No le hablé de los magos mercenarios, ni de la Aguja del Pecado, ni de Camorr ni de cuáles eran nuestros auténticos nombres. Pero sí de todo lo demás.

—¿De veras? —dijo Jean.

—Sí —Locke miraba el suelo del puente—. Y le dije que tenías razón.

—¿Y cómo se lo…?

Locke hizo como si tirara unos dados imaginarios y se encogió de hombros.

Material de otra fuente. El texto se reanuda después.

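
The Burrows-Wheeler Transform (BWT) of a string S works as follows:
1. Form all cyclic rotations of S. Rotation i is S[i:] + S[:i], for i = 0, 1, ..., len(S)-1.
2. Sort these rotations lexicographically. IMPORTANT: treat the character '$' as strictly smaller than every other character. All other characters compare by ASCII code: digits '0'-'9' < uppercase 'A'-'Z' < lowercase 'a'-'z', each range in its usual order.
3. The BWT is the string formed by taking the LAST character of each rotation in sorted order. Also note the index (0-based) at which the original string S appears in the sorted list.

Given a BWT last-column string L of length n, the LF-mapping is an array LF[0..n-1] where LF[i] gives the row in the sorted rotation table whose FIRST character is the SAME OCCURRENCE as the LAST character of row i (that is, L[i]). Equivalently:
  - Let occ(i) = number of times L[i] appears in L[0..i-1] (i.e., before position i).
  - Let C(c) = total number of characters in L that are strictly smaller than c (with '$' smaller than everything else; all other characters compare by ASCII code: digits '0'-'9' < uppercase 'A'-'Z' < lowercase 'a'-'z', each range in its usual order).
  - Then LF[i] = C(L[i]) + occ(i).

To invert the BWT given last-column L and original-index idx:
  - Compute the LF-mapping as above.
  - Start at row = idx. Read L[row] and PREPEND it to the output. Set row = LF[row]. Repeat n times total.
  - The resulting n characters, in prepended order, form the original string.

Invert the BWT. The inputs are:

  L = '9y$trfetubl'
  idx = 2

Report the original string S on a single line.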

—Estaremos enseguida en Puerto Pródigo —dijo—. Hay mucho que hacer. Y luego me dijo… que nos diría lo que había decidido.

—Comprendo. ¿Y entonces?

—¿Pasaste una buena noche?

—Sí, gracias.

—Magnífico. Y, ah, respecto a lo que dije ayer…

—No tienes necesidad de…

—Sí que la tengo. Fui más estúpido que todas las estupideces que te dije ayer. Fui muy estúpido y en absoluto amable. Sé que has tenido que aguantarme todo el tiempo que he llevado encima esa estupidez como si fuera una armadura. Así que no me va a dar envidia todo lo que puedas conseguir. Disfrútalo.

—Lo hago —dijo Jean—, créeme, lo hago.

—Magnífico. No soy precisamente una persona de quien quieras aprender.

—Uh, eso…

—Está bien, señor Valora —Locke sonrió, contento al sentir que las comisuras de su boca se curvaban hacia arriba sin que él tuviera que ordenárselo—. Pero ese vino que te comentaba…

—¿Vino? ¿Acaso te…?

—Las barandillas de alivio, Jerome. Necesito echar una meada antes de que se me revienten las entrañas. Bloqueas las escaleras.

—Ah —Jean se apartó y le dio una palmada en la espalda—. Mis disculpas. Libérate por ti mismo, hermano.